Even “Game Over” Can be Entertaining: Great Moments in Game Death
By Jonathan on Tuesday, October 2nd, 2007 at 5:16 PM PST In Editorials, Features, Gamer Life
GamesRadar has posted a cool article called “Unforgettable Scenes of Gaming Death.” It’s essentially a list of some games that had particularly memorable sequences for when your character died. It’s a pretty comprehensive list too, including game deaths that range from the classic (Metal Gear Solid’s “Snaaaaake!” death) to the humourous (Final Fight’s Hagar trying to blow out the dynamite fuse) to the downright weird (a girl in Night Trap getting a drill in the neck). But as with most lists of this nature, I started reading it with a few of my own favorite “Game Over” seqeunces in mind, which didn’t show up. So put together a list of my own — an expansion, if you will — of great moments in gaming death:
Fallout 1 and 2
I have a particular fondess for “Game Over” sequences that make you feel like you really screwed up big time. When I describe my favorite game deaths, the first one that pops to mind (well, after Metal Gear Solid’s classic deaths) is the Fallout death screen. If you die in the game — which is a gruesome affair by itself usually — you’re then treated to a screen of a skeleton wearing the shreds of your character’s clothing, while a voice over informs you that “Your bones are scraped clean by the desolate wind. Your Vault will now surely die, as you have,” or “The radiation has taken its toll. Your death was lingering and extremely painful. Your adventure is done.” Ouch. Fallout 2 has even more lines that straight up tell you that your failure has ensured the death of all mankind. Talk about rubbing it in.

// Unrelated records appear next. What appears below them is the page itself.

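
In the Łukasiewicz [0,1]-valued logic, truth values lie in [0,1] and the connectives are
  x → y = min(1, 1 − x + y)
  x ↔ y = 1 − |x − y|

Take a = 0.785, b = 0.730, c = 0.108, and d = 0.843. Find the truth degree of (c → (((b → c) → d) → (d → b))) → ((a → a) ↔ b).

0.730

b → c = min(1, 1 − 0.730 + 0.108) = min(1, 0.378) = 0.378
(b → c) → d = min(1, 1 − 0.378 + 0.843) = min(1, 1.465) = 1.000
d → b = min(1, 1 − 0.843 + 0.730) = min(1, 0.887) = 0.887
((b → c) → d) → (d → b) = min(1, 1 − 1.000 + 0.887) = min(1, 0.887) = 0.887
c → (((b → c) → d) → (d → b)) = min(1, 1 − 0.108 + 0.887) = min(1, 1.779) = 1.000
a → a = min(1, 1 − 0.785 + 0.785) = min(1, 1.000) = 1.000
(a → a) ↔ b = 1 − |1.000 − 0.730| = 1 − 0.270 = 0.730
(c → (((b → c) → d) → (d → b))) → ((a → a) ↔ b) = min(1, 1 − 1.000 + 0.730) = min(1, 0.730) = 0.730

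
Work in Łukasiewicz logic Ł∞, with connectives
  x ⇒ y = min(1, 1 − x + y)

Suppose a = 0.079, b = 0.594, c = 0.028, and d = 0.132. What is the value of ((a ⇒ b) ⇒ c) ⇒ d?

1.000

a ⇒ b = min(1, 1 − 0.079 + 0.594) = min(1, 1.515) = 1.000
(a ⇒ b) ⇒ c = min(1, 1 − 1.000 + 0.028) = min(1, 0.028) = 0.028
((a ⇒ b) ⇒ c) ⇒ d = min(1, 1 − 0.028 + 0.132) = min(1, 1.104) = 1.000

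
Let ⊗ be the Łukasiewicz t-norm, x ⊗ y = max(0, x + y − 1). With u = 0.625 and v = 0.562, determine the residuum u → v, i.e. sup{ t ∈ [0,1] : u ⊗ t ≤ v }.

0.937

The residuum of the Łukasiewicz t-norm gives the supremum: min(1, 1 − 0.625 + 0.562).
1 − 0.625 + 0.562 = 0.937, so t = min(1, 0.937) = 0.937.
Check: 0.625 ⊗ 0.937 = max(0, 0.562) = 0.562 ≤ 0.562.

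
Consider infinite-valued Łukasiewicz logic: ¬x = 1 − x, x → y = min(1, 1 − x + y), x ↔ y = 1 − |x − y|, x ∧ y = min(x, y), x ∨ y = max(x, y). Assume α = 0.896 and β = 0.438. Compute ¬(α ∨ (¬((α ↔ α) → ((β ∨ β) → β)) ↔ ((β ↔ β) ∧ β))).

α ↔ α = 1 − |0.896 − 0.896| = 1 − 0.000 = 1.000
β ∨ β = max(0.438, 0.438) = 0.438
(β ∨ β) → β = min(1, 1 − 0.438 + 0.438) = min(1, 1.000) = 1.000
(α ↔ α) → ((β ∨ β) → β) = min(1, 1 − 1.000 + 1.000) = min(1, 1.000) = 1.000
¬((α ↔ α) → ((β ∨ β) → β)) = 1 − 1.000 = 0.000
β ↔ β = 1 − |0.438 − 0.438| = 1 − 0.000 = 1.000
(β ↔ β) ∧ β = min(1.000, 0.438) = 0.438
¬((α ↔ α) → ((β ∨ β) → β)) ↔ ((β ↔ β) ∧ β) = 1 − |0.000 − 0.438| = 1 − 0.438 = 0.562
α ∨ (¬((α ↔ α) → ((β ∨ β) → β)) ↔ ((β ↔ β) ∧ β)) = max(0.896, 0.562) = 0.896
¬(α ∨ (¬((α ↔ α) → ((β ∨ β) → β)) ↔ ((β ↔ β) ∧ β))) = 1 − 0.896 = 0.104

0.104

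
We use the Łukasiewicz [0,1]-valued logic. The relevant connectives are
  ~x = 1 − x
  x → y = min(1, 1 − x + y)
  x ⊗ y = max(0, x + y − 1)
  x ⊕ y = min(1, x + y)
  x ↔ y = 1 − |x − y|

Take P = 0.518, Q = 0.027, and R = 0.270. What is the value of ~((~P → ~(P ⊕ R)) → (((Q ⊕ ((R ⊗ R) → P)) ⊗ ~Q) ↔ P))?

~P = 1 − 0.518 = 0.482
P ⊕ R = min(1, 0.518 + 0.270) = min(1, 0.788) = 0.788
~(P ⊕ R) = 1 − 0.788 = 0.212
~P → ~(P ⊕ R) = min(1, 1 − 0.482 + 0.212) = min(1, 0.730) = 0.730
R ⊗ R = max(0, 0.270 + 0.270 − 1) = max(0, -0.460) = 0.000
(R ⊗ R) → P = min(1, 1 − 0.000 + 0.518) = min(1, 1.518) = 1.000
Q ⊕ ((R ⊗ R) → P) = min(1, 0.027 + 1.000) = min(1, 1.027) = 1.000
~Q = 1 − 0.027 = 0.973
(Q ⊕ ((R ⊗ R) → P)) ⊗ ~Q = max(0, 1.000 + 0.973 − 1) = max(0, 0.973) = 0.973
((Q ⊕ ((R ⊗ R) → P)) ⊗ ~Q) ↔ P = 1 − |0.973 − 0.518| = 1 − 0.455 = 0.545
(~P → ~(P ⊕ R)) → (((Q ⊕ ((R ⊗ R) → P)) ⊗ ~Q) ↔ P) = min(1, 1 − 0.730 + 0.545) = min(1, 0.815) = 0.815
~((~P → ~(P ⊕ R)) → (((Q ⊕ ((R ⊗ R) → P)) ⊗ ~Q) ↔ P)) = 1 − 0.815 = 0.185

0.185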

You can also check out more Fallout death messages at this wiki page.
Tenchu
Before the series started to show its age the way a piece of fruit will show its age when left in a cave for two weeks, Tenchu offered up some death sequences that informed you of your failure through poignant poems. When Rikimaru bit the ninja star, the screen faded to black and displayed this:
“Darkness covers all I see and all I touch
No feeling of pain just sorrow
My hand loses grip of the sword I held
and I turn to become a true shadow”
Yeah, they were pretty much emo before emo existed. At least it gave you an extra incentive to not die, lest you have to see that again. When female ninja, Ayame, died however, it seems the developers gave up on the whole poem thing, but still wanted to send you a message:

Yep, you screw up, and your life is meaningless. Ouch.

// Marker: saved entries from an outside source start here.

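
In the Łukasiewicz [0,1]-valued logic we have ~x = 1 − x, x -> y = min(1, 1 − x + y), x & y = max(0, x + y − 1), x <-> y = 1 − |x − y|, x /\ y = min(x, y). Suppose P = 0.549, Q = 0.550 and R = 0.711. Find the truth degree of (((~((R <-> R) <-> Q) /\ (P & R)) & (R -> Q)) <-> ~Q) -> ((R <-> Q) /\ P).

R <-> R = 1 − |0.711 − 0.711| = 1 − 0.000 = 1.000
(R <-> R) <-> Q = 1 − |1.000 − 0.550| = 1 − 0.450 = 0.550
~((R <-> R) <-> Q) = 1 − 0.550 = 0.450
P & R = max(0, 0.549 + 0.711 − 1) = max(0, 0.260) = 0.260
~((R <-> R) <-> Q) /\ (P & R) = min(0.450, 0.260) = 0.260
R -> Q = min(1, 1 − 0.711 + 0.550) = min(1, 0.839) = 0.839
(~((R <-> R) <-> Q) /\ (P & R)) & (R -> Q) = max(0, 0.260 + 0.839 − 1) = max(0, 0.099) = 0.099
~Q = 1 − 0.550 = 0.450
((~((R <-> R) <-> Q) /\ (P & R)) & (R -> Q)) <-> ~Q = 1 − |0.099 − 0.450| = 1 − 0.351 = 0.649
R <-> Q = 1 − |0.711 − 0.550| = 1 − 0.161 = 0.839
(R <-> Q) /\ P = min(0.839, 0.549) = 0.549
(((~((R <-> R) <-> Q) /\ (P & R)) & (R -> Q)) <-> ~Q) -> ((R <-> Q) /\ P) = min(1, 1 − 0.649 + 0.549) = min(1, 0.900) = 0.900

0.900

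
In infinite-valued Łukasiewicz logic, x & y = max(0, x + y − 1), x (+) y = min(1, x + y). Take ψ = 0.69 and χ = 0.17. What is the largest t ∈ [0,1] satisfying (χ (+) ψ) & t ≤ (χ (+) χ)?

0.48

χ (+) ψ = min(1, 0.17 + 0.69) = min(1, 0.86) = 0.86
So the left factor is χ (+) ψ = 0.86.
χ (+) χ = min(1, 0.17 + 0.17) = min(1, 0.34) = 0.34
So the right-hand bound is χ (+) χ = 0.34.
The residuum of the Łukasiewicz t-norm gives the supremum: min(1, 1 − 0.86 + 0.34).
1 − 0.86 + 0.34 = 0.48, so t = min(1, 0.48) = 0.48.
Check: 0.86 & 0.48 = max(0, 0.34) = 0.34 ≤ 0.34.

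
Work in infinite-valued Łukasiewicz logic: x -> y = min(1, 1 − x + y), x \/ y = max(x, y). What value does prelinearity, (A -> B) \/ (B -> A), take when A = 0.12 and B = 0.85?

1.00

A -> B = min(1, 1 − 0.12 + 0.85) = min(1, 1.73) = 1.00
B -> A = min(1, 1 − 0.85 + 0.12) = min(1, 0.27) = 0.27
(A -> B) \/ (B -> A) = max(1.00, 0.27) = 1.00
(As expected: a Ł∞-tautology — holds in every MV-chain.)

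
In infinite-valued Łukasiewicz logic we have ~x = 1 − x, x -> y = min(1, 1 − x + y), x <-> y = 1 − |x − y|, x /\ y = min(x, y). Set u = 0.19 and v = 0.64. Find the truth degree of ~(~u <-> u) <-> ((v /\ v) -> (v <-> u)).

0.71

~u = 1 − 0.19 = 0.81
~u <-> u = 1 − |0.81 − 0.19| = 1 − 0.62 = 0.38
~(~u <-> u) = 1 − 0.38 = 0.62
v /\ v = min(0.64, 0.64) = 0.64
v <-> u = 1 − |0.64 − 0.19| = 1 − 0.45 = 0.55
(v /\ v) -> (v <-> u) = min(1, 1 − 0.64 + 0.55) = min(1, 0.91) = 0.91
~(~u <-> u) <-> ((v /\ v) -> (v <-> u)) = 1 − |0.62 − 0.91| = 1 − 0.29 = 0.71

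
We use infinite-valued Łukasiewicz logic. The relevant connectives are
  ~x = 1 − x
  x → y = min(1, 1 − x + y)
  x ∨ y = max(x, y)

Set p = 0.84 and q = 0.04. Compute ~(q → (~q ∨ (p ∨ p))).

~q = 1 − 0.04 = 0.96
p ∨ p = max(0.84, 0.84) = 0.84
~q ∨ (p ∨ p) = max(0.96, 0.84) = 0.96
q → (~q ∨ (p ∨ p)) = min(1, 1 − 0.04 + 0.96) = min(1, 1.92) = 1.00
~(q → (~q ∨ (p ∨ p))) = 1 − 1.00 = 0.00

0.00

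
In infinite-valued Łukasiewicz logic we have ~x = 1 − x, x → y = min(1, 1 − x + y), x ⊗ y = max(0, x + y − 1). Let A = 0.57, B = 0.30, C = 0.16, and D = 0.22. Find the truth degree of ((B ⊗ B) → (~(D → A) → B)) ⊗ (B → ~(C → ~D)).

0.70

B ⊗ B = max(0, 0.30 + 0.30 − 1) = max(0, -0.40) = 0.00
D → A = min(1, 1 − 0.22 + 0.57) = min(1, 1.35) = 1.00
~(D → A) = 1 − 1.00 = 0.00
~(D → A) → B = min(1, 1 − 0.00 + 0.30) = min(1, 1.30) = 1.00
(B ⊗ B) → (~(D → A) → B) = min(1, 1 − 0.00 + 1.00) = min(1, 2.00) = 1.00
~D = 1 − 0.22 = 0.78
C → ~D = min(1, 1 − 0.16 + 0.78) = min(1, 1.62) = 1.00
~(C → ~D) = 1 − 1.00 = 0.00
B → ~(C → ~D) = min(1, 1 − 0.30 + 0.00) = min(1, 0.70) = 0.70
((B ⊗ B) → (~(D → A) → B)) ⊗ (B → ~(C → ~D)) = max(0, 1.00 + 0.70 − 1) = max(0, 0.70) = 0.70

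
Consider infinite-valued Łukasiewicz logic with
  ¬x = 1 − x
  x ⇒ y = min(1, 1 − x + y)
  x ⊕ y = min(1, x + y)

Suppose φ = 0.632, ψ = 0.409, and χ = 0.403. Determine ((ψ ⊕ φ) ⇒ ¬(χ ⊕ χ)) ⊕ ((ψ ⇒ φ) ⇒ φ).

0.826

ψ ⊕ φ = min(1, 0.409 + 0.632) = min(1, 1.041) = 1.000
χ ⊕ χ = min(1, 0.403 + 0.403) = min(1, 0.806) = 0.806
¬(χ ⊕ χ) = 1 − 0.806 = 0.194
(ψ ⊕ φ) ⇒ ¬(χ ⊕ χ) = min(1, 1 − 1.000 + 0.194) = min(1, 0.194) = 0.194
ψ ⇒ φ = min(1, 1 − 0.409 + 0.632) = min(1, 1.223) = 1.000
(ψ ⇒ φ) ⇒ φ = min(1, 1 − 1.000 + 0.632) = min(1, 0.632) = 0.632
((ψ ⊕ φ) ⇒ ¬(χ ⊕ χ)) ⊕ ((ψ ⇒ φ) ⇒ φ) = min(1, 0.194 + 0.632) = min(1, 0.826) = 0.826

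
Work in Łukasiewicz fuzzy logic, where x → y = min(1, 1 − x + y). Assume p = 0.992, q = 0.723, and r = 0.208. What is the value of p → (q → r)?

q → r = min(1, 1 − 0.723 + 0.208) = min(1, 0.485) = 0.485
p → (q → r) = min(1, 1 − 0.992 + 0.485) = min(1, 0.493) = 0.493

0.493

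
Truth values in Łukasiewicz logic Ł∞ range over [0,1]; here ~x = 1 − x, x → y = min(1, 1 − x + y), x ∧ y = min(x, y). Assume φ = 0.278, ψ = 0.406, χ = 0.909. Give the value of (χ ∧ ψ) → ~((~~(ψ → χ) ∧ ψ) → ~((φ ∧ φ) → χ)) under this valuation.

1.000

χ ∧ ψ = min(0.909, 0.406) = 0.406
ψ → χ = min(1, 1 − 0.406 + 0.909) = min(1, 1.503) = 1.000
~(ψ → χ) = 1 − 1.000 = 0.000
~~(ψ → χ) = 1 − 0.000 = 1.000
~~(ψ → χ) ∧ ψ = min(1.000, 0.406) = 0.406
φ ∧ φ = min(0.278, 0.278) = 0.278
(φ ∧ φ) → χ = min(1, 1 − 0.278 + 0.909) = min(1, 1.631) = 1.000
~((φ ∧ φ) → χ) = 1 − 1.000 = 0.000
(~~(ψ → χ) ∧ ψ) → ~((φ ∧ φ) → χ) = min(1, 1 − 0.406 + 0.000) = min(1, 0.594) = 0.594
~((~~(ψ → χ) ∧ ψ) → ~((φ ∧ φ) → χ)) = 1 − 0.594 = 0.406
(χ ∧ ψ) → ~((~~(ψ → χ) ∧ ψ) → ~((φ ∧ φ) → χ)) = min(1, 1 − 0.406 + 0.406) = min(1, 1.000) = 1.000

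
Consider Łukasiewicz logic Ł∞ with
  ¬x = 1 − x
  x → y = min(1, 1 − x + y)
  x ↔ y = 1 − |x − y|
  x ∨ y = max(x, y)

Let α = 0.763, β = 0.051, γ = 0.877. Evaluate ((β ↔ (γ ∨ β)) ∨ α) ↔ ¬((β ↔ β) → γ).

0.360

γ ∨ β = max(0.877, 0.051) = 0.877
β ↔ (γ ∨ β) = 1 − |0.051 − 0.877| = 1 − 0.826 = 0.174
(β ↔ (γ ∨ β)) ∨ α = max(0.174, 0.763) = 0.763
β ↔ β = 1 − |0.051 − 0.051| = 1 − 0.000 = 1.000
(β ↔ β) → γ = min(1, 1 − 1.000 + 0.877) = min(1, 0.877) = 0.877
¬((β ↔ β) → γ) = 1 − 0.877 = 0.123
((β ↔ (γ ∨ β)) ∨ α) ↔ ¬((β ↔ β) → γ) = 1 − |0.763 − 0.123| = 1 − 0.640 = 0.360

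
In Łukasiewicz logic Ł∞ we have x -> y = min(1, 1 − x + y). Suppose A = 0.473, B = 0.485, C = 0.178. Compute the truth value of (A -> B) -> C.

A -> B = min(1, 1 − 0.473 + 0.485) = min(1, 1.012) = 1.000
(A -> B) -> C = min(1, 1 − 1.000 + 0.178) = min(1, 0.178) = 0.178

0.178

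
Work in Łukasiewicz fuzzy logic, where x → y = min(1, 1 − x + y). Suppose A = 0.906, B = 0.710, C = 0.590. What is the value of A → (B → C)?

B → C = min(1, 1 − 0.710 + 0.590) = min(1, 0.880) = 0.880
A → (B → C) = min(1, 1 − 0.906 + 0.880) = min(1, 0.974) = 0.974

0.974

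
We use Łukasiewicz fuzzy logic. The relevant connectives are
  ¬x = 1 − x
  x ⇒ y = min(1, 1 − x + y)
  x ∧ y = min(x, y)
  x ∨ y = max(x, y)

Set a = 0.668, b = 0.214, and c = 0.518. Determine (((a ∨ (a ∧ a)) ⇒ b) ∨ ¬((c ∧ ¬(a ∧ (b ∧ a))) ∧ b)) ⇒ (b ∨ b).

0.428

a ∧ a = min(0.668, 0.668) = 0.668
a ∨ (a ∧ a) = max(0.668, 0.668) = 0.668
(a ∨ (a ∧ a)) ⇒ b = min(1, 1 − 0.668 + 0.214) = min(1, 0.546) = 0.546
b ∧ a = min(0.214, 0.668) = 0.214
a ∧ (b ∧ a) = min(0.668, 0.214) = 0.214
¬(a ∧ (b ∧ a)) = 1 − 0.214 = 0.786
c ∧ ¬(a ∧ (b ∧ a)) = min(0.518, 0.786) = 0.518
(c ∧ ¬(a ∧ (b ∧ a))) ∧ b = min(0.518, 0.214) = 0.214
¬((c ∧ ¬(a ∧ (b ∧ a))) ∧ b) = 1 − 0.214 = 0.786
((a ∨ (a ∧ a)) ⇒ b) ∨ ¬((c ∧ ¬(a ∧ (b ∧ a))) ∧ b) = max(0.546, 0.786) = 0.786
b ∨ b = max(0.214, 0.214) = 0.214
(((a ∨ (a ∧ a)) ⇒ b) ∨ ¬((c ∧ ¬(a ∧ (b ∧ a))) ∧ b)) ⇒ (b ∨ b) = min(1, 1 − 0.786 + 0.214) = min(1, 0.428) = 0.428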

Dragon: The Bruce Lee Story
This SNES/Genesis/Jaguar game may not have been all that great — just a series of fights that vaguely followed the movie — but when you used up all your lives, you were given one last chance for reincarnation. In the movie, Bruce Lee’s inner demons were represented by a scary samurai warrior. In the game, once you lost your last life, the hulking samurai appeared for you to fight. If you won, you got your lives back. It was a pretty cool deal with one major catch: the samurai was ridiculously hard. I never got far in the game, but I’ve been told the samurai was actually harder to beat than even the final boss.

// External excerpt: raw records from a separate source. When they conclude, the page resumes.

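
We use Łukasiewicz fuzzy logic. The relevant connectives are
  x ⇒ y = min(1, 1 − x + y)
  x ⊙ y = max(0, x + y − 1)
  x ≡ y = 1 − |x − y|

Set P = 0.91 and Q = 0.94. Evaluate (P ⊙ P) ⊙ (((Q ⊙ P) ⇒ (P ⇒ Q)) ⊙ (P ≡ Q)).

0.79

P ⊙ P = max(0, 0.91 + 0.91 − 1) = max(0, 0.82) = 0.82
Q ⊙ P = max(0, 0.94 + 0.91 − 1) = max(0, 0.85) = 0.85
P ⇒ Q = min(1, 1 − 0.91 + 0.94) = min(1, 1.03) = 1.00
(Q ⊙ P) ⇒ (P ⇒ Q) = min(1, 1 − 0.85 + 1.00) = min(1, 1.15) = 1.00
P ≡ Q = 1 − |0.91 − 0.94| = 1 − 0.03 = 0.97
((Q ⊙ P) ⇒ (P ⇒ Q)) ⊙ (P ≡ Q) = max(0, 1.00 + 0.97 − 1) = max(0, 0.97) = 0.97
(P ⊙ P) ⊙ (((Q ⊙ P) ⇒ (P ⇒ Q)) ⊙ (P ≡ Q)) = max(0, 0.82 + 0.97 − 1) = max(0, 0.79) = 0.79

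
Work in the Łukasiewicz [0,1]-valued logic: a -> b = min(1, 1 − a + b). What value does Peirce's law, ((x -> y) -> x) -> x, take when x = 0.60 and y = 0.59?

x -> y = min(1, 1 − 0.60 + 0.59) = min(1, 0.99) = 0.99
(x -> y) -> x = min(1, 1 − 0.99 + 0.60) = min(1, 0.61) = 0.61
((x -> y) -> x) -> x = min(1, 1 − 0.61 + 0.60) = min(1, 0.99) = 0.99
(The value 0.99 < 1 shows this instance is not satisfied; not a Ł∞-tautology in general.)

0.99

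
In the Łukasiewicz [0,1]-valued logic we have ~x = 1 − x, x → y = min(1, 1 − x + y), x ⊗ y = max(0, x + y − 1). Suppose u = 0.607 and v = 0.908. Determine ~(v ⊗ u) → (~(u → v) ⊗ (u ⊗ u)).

0.515

v ⊗ u = max(0, 0.908 + 0.607 − 1) = max(0, 0.515) = 0.515
~(v ⊗ u) = 1 − 0.515 = 0.485
u → v = min(1, 1 − 0.607 + 0.908) = min(1, 1.301) = 1.000
~(u → v) = 1 − 1.000 = 0.000
u ⊗ u = max(0, 0.607 + 0.607 − 1) = max(0, 0.214) = 0.214
~(u → v) ⊗ (u ⊗ u) = max(0, 0.000 + 0.214 − 1) = max(0, -0.786) = 0.000
~(v ⊗ u) → (~(u → v) ⊗ (u ⊗ u)) = min(1, 1 − 0.485 + 0.000) = min(1, 0.515) = 0.515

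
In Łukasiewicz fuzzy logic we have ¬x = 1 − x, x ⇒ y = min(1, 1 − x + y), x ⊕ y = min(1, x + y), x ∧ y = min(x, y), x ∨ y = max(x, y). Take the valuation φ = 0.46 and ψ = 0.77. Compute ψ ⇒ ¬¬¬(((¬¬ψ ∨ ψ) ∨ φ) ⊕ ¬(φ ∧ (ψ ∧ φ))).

0.23

¬ψ = 1 − 0.77 = 0.23
¬¬ψ = 1 − 0.23 = 0.77
¬¬ψ ∨ ψ = max(0.77, 0.77) = 0.77
(¬¬ψ ∨ ψ) ∨ φ = max(0.77, 0.46) = 0.77
ψ ∧ φ = min(0.77, 0.46) = 0.46
φ ∧ (ψ ∧ φ) = min(0.46, 0.46) = 0.46
¬(φ ∧ (ψ ∧ φ)) = 1 − 0.46 = 0.54
((¬¬ψ ∨ ψ) ∨ φ) ⊕ ¬(φ ∧ (ψ ∧ φ)) = min(1, 0.77 + 0.54) = min(1, 1.31) = 1.00
¬(((¬¬ψ ∨ ψ) ∨ φ) ⊕ ¬(φ ∧ (ψ ∧ φ))) = 1 − 1.00 = 0.00
¬¬(((¬¬ψ ∨ ψ) ∨ φ) ⊕ ¬(φ ∧ (ψ ∧ φ))) = 1 − 0.00 = 1.00
¬¬¬(((¬¬ψ ∨ ψ) ∨ φ) ⊕ ¬(φ ∧ (ψ ∧ φ))) = 1 − 1.00 = 0.00
ψ ⇒ ¬¬¬(((¬¬ψ ∨ ψ) ∨ φ) ⊕ ¬(φ ∧ (ψ ∧ φ))) = min(1, 1 − 0.77 + 0.00) = min(1, 0.23) = 0.23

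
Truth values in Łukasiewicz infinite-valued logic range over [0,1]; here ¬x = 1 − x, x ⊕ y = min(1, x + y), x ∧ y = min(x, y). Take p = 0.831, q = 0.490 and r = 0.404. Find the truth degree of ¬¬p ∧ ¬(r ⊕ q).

¬p = 1 − 0.831 = 0.169
¬¬p = 1 − 0.169 = 0.831
r ⊕ q = min(1, 0.404 + 0.490) = min(1, 0.894) = 0.894
¬(r ⊕ q) = 1 − 0.894 = 0.106
¬¬p ∧ ¬(r ⊕ q) = min(0.831, 0.106) = 0.106

0.106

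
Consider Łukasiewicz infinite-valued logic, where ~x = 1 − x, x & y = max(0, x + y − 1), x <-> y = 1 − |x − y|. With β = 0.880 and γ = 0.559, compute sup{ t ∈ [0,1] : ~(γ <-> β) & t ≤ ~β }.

0.799

γ <-> β = 1 − |0.559 − 0.880| = 1 − 0.321 = 0.679
~(γ <-> β) = 1 − 0.679 = 0.321
So the left factor is ~(γ <-> β) = 0.321.
~β = 1 − 0.880 = 0.120
So the right-hand bound is ~β = 0.120.
The residuum of the Łukasiewicz t-norm gives the supremum: min(1, 1 − 0.321 + 0.120).
1 − 0.321 + 0.120 = 0.799, so t = min(1, 0.799) = 0.799.
Check: 0.321 & 0.799 = max(0, 0.120) = 0.120 ≤ 0.120.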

Pretty Much Any Online FPS with Ragdoll Physics
In my opinion, ragdoll physics have revolutionized online shooters. From Counter-Strike: Source to Halo 3, more and more games have incorporated these physics to enhance the realism of the games some. It doesn’t always turn out looking all that realistic, but it does ensure that you go out in style. I’m annoyed when I die in an online match, but whenever I go out in a particularly ridiculous way, it takes away some of the sting. The other day on Halo 3, due to a poorly timed jump right over an enemy, I took a gravity hammer hit to the crotch and watched my character fly about a mile straight up. I was literally airborne for several seconds. I didn’t even care at that moment that I had just died; I just enjoyed watching myself sail trhough the air in a comical fashion. Same goes for Counter-Strike and the numerous times I’ve watched my corpse collapse and then roll down a flight of stairs.

nub
I still think resident evil had some of the best ones.